OGH: Zur vertretbaren Auslegung der Wiener Taxitarife
Der Oberste Gerichtshof (OGH) vertrat die Rechtsansicht, dass Zuschläge der Wiener Taxitarife in die Richtung gedeutet werden können, dass sie nicht zwingend sind.
Die Klägerin vermittelt Personenbeförderungsdienste über PKW-Taxi. Die Erstbeklagte ist ebenfalls Taxiunternehmerin und bedient sich für die Vermittlung der Vermittlungsplattform der Zweitbeklagten. Die Beklagten haben bei den Taxifahrten mitunter von der Verrechnung von Zuschlägen nach § 5 der Verordnung, mit der verbindliche Tarife sowie Mindest- und Höchstentgelte für im Wege eines Kommunikationsdienstes bestellte Fahrten für das Personenbeförderungsgewerbe mit Pkw-Taxi festgelegt werden (Wiener Taxitarif), abgesehen. Die Klägerin begehrte zur Sicherung ihres Unterlassungsbegehrens eine einstweilige Verfügung, dass es die Erstbeklagte unterlässt Fahrten durchzuführen und hinsichtlich der Zweitbeklagten solche Fahrten zu fördern. Die Beklagten würden Fahrten vereinbaren, die nicht im Rahmen einer Über- bzw Unterschreitung um maximal 20% liegen. Dies stelle eine unlautere Geschäftspraktik dar (§ 1 Abs 1 Z 1 des Gesetzes gegen unlauteren Wettbewerb – Fallgruppe Rechtsbruch)

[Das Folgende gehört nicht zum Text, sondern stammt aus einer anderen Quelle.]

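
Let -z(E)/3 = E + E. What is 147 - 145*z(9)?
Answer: 7977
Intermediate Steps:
z(E) = -6*E (z(E) = -3*(E + E) = -6*E)
147 - 145*z(9) = 147 - (-870)*9 = 147 - 145*(-54) = 147 + 7830 = 7977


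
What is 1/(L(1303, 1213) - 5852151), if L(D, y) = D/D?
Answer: -1/5852150 ≈ -1.7088e-7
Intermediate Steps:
L(D, y) = 1
1/(L(1303, 1213) - 5852151) = 1/(1 - 5852151) = 1/(-5852150) = -1/5852150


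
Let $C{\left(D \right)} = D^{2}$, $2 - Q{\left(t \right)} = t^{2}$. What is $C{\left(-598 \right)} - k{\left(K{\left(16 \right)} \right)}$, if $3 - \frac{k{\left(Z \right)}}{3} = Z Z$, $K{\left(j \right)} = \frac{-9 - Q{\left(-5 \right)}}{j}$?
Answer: $\frac{22886227}{64} \approx 3.576 \cdot 10^{5}$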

Während das Erstgericht den Sicherungsantrag abwies, gab das Rekursgericht unter der Annahme Folge, dass die Tarifbestimmungen der Wiener Taxis verbindlich seien.
Der OGH erwog dazu:
Mit der Novellierung des Gelegenheitsverkehrs-Gesetzes 1996 (GelverkG 1996) aus 2021 wurde dem Landeshauptmann von Wien eine Verordnungsermächtigung eingeräumt. Nach dem Wiener Taxitarif setzt sich der Tarif aus einem Grundbetrag, einem Wegstreckentarif, einem Zeittarif und aus allfälligen Zuschlägen nach § 5 derselben Verordnung zusammen. In Wettbewerbsprozessen ist rein die Frage zu prüfen, ob es eine mit guten Gründen vertretbare Auslegung einer strittigen Norm gibt. Im vorliegenden Fall somit, ob die Einberechnung von Zuschlägen nach § 5 des Wiener Taxitarifes obligatorisch ist. Auch das Rekursgericht befand den Wortlaut der Verordnung für nicht eindeutig. Der OGH judizierte, dass aufgrund der Wortwahl „allfälliger Zuschläge“ und dem daraus resultierenden „dürfen“ schwer eine Verbindlichkeit solcher Zuschläge gemeint sein könne. Auch aus der Systematik, dass bspw ein Zeittarif zu verrechnen „ist“, bei Zuschlägen diese aber verrechnet werden „dürfen“, ergebe sich eine vertretbare Auslegung dahingehend, dass solche Zuschläge nicht obligatorisch sind.